Through technology, we are able to provide seamless service to clients.  All our lawyers and staff are equipped to work remotely.  Our office uses an electronic client management system called Trialworks, which allows all client documents, lawyer notes, emails, etc. to be saved in a central database that can be accessed from wherever we may be working. Our goal is to provide clients with the same level of service and quality regardless of whether we are in a physical or virtual office.

Routine tasks such as confirming a client’s identity or taking a client’s oath now require creative solutions. We are researching our legal obligations and crafting plans.

Courts

For now, most Nova Scotia courts remain open but have modified their procedures to create social distancing. Many court appearances are being conducted by phone this week or limiting who may attend. Small Claims Court has cancelled most matters until June and shifted the most pressing matters (such as eviction hearings) to telephone format.  It would not be surprising if other courts in the province followed suit.  Courts in other provinces have announced cancellations and shutdowns, which is understandable in the current crisis. Courthouse common areas have high traffic flow, corridors are often tightly packed as parties wait for their matters to be called, lawyers and clients often sit close together, they hand documents to clerks and witnesses. 

If Nova Scotia courts cancel settlement conferences, trials, or even close their doors, there will be hundreds of individuals and families who are no longer able to resolve their matters as they had planned. For many, court was the last resort and it will be devastating to have that option delayed or unavailable.

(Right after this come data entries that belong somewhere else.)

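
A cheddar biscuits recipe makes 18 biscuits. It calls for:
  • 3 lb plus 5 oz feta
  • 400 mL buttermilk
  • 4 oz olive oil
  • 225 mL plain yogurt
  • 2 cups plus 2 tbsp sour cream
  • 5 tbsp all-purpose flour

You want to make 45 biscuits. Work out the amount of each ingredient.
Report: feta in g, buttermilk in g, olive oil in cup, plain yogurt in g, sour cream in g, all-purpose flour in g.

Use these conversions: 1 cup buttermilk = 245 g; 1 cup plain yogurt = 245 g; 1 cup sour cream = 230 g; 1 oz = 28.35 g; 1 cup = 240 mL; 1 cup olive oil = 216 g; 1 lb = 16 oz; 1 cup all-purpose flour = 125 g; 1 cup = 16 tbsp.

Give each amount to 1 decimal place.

Scaling factor: 45/18 = 5/2 = 2.5.
feta: (3 lb + 5 oz = 3.3125 lb) × 5/2 × 16 oz/lb × 28.35 g/oz ≈ 3756.4 g
buttermilk: 400 mL × 5/2 ÷ 240 mL/cup × 245 g/cup ≈ 1020.8 g
olive oil: 4 oz × 5/2 × 28.35 g/oz ÷ 216 g/cup ≈ 1.3 cup
plain yogurt: 225 mL × 5/2 ÷ 240 mL/cup × 245 g/cup ≈ 574.2 g
sour cream: (2 cup + 2 tbsp = 2.125 cup) × 5/2 × 230 g/cup ≈ 1221.9 g
all-purpose flour: 5 tbsp × 5/2 ÷ 16 tbsp/cup × 125 g/cup ≈ 97.7 g

feta: 3756.4 g; buttermilk: 1020.8 g; olive oil: 1.3 cup; plain yogurt: 574.2 g; sour cream: 1221.9 g; all-purpose flour: 97.7 g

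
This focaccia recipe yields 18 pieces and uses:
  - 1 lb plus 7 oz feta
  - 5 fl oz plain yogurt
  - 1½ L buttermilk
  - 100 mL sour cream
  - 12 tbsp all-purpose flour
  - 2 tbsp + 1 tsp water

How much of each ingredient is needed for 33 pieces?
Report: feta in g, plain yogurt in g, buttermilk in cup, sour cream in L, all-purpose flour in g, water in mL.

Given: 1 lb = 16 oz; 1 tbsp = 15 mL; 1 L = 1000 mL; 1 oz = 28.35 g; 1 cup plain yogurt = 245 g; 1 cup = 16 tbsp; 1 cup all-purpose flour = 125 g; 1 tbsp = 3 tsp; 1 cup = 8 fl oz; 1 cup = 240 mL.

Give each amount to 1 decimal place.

feta: 1195.4 g; plain yogurt: 280.7 g; buttermilk: 11.5 cup; sour cream: 0.2 L; all-purpose flour: 171.9 g; water: 64.2 mL

Scaling factor: 33/18 = 11/6.
feta: (1 lb + 7 oz = 1.4375 lb) × 11/6 × 16 oz/lb × 28.35 g/oz ≈ 1195.4 g
plain yogurt: 5 fl oz × 11/6 ÷ 8 fl oz/cup × 245 g/cup ≈ 280.7 g
buttermilk: 1.5 L × 11/6 × 1000 mL/L ÷ 240 mL/cup ≈ 11.5 cup
sour cream: 100 mL × 11/6 ÷ 1000 mL/L ≈ 0.2 L
all-purpose flour: 12 tbsp × 11/6 ÷ 16 tbsp/cup × 125 g/cup ≈ 171.9 g
water: (2 tbsp + 1 tsp = 7/3 tbsp) × 11/6 × 15 mL/tbsp ≈ 64.2 mL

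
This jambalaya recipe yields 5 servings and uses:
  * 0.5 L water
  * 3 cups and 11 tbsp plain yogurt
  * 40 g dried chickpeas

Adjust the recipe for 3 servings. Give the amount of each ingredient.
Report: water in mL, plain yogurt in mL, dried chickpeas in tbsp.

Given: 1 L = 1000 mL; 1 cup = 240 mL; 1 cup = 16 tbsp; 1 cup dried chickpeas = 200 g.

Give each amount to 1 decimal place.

Scaling factor: 3/5 = 0.6.
water: 0.5 L × 3/5 × 1000 mL/L = 300.0 mL
plain yogurt: (3 cup + 11 tbsp = 3.6875 cup) × 3/5 × 240 mL/cup = 531.0 mL
dried chickpeas: 40 g × 3/5 ÷ 200 g/cup × 16 tbsp/cup ≈ 1.9 tbsp

water: 300.0 mL; plain yogurt: 531.0 mL; dried chickpeas: 1.9 tbsp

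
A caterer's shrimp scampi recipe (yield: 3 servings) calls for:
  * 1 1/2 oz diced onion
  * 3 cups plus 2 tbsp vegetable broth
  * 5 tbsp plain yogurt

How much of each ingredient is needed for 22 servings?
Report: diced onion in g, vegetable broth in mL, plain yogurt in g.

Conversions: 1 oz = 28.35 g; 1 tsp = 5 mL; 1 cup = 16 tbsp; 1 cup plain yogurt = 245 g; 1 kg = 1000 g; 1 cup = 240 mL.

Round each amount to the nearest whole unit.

Scaling factor: 22/3.
diced onion: 1.5 oz × 22/3 × 28.35 g/oz ≈ 312 g
vegetable broth: (3 cup + 2 tbsp = 3.125 cup) × 22/3 × 240 mL/cup = 5500 mL
plain yogurt: 5 tbsp × 22/3 ÷ 16 tbsp/cup × 245 g/cup ≈ 561 g

diced onion: 312 g; vegetable broth: 5500 mL; plain yogurt: 561 g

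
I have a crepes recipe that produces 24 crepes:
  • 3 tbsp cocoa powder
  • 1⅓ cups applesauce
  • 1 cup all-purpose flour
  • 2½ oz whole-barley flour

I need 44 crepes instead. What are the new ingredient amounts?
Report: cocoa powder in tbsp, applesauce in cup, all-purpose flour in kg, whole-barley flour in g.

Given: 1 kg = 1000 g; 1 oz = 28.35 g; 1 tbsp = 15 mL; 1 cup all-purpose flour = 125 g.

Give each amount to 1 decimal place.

Scaling factor: 44/24 = 11/6.
cocoa powder: 3 tbsp × 11/6 = 5.5 tbsp
applesauce: 4/3 cup × 11/6 ≈ 2.4 cup
all-purpose flour: 1 cup × 11/6 × 125 g/cup ÷ 1000 g/kg ≈ 0.2 kg
whole-barley flour: 2.5 oz × 11/6 × 28.35 g/oz ≈ 129.9 g

cocoa powder: 5.5 tbsp; applesauce: 2.4 cup; all-purpose flour: 0.2 kg; whole-barley flour: 129.9 g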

Other Forms of Dispute Resolution

We are able to offer an alternative form of dispute resolution to Nova Scotians who may not be able to turn to the courts to resolve family law matters as planned in the coming weeks or months. We are, this week, modifying our already existing mediation process so it can be entirely conducted remotely. Each party will meet with a mediator by video conferencing for an intake session to determine if the matter is appropriate for mediation. With the use of a smart phone or computer, clients will be linked together in a virtual mediation. Documents will be shared remotely. If parties wish to have their lawyer present and involved in the mediation, the lawyer can be connected from either the same location as the client or a separate location.  

MDW Law is able to offer med/arb and arbitration services by similar means. This option ensures that resolution will be reached if the parties are unable to agree on the appropriate resolution, and will provide some certainty in a time of enormous uncertainty.

Mediation and arbitration services ensure that parties need not put their dispute resolution on hold in this unprecedented time. Clients can be proactive and creative in finding a new way to tackle existing problems and can even do so from the comfort of their own home or office.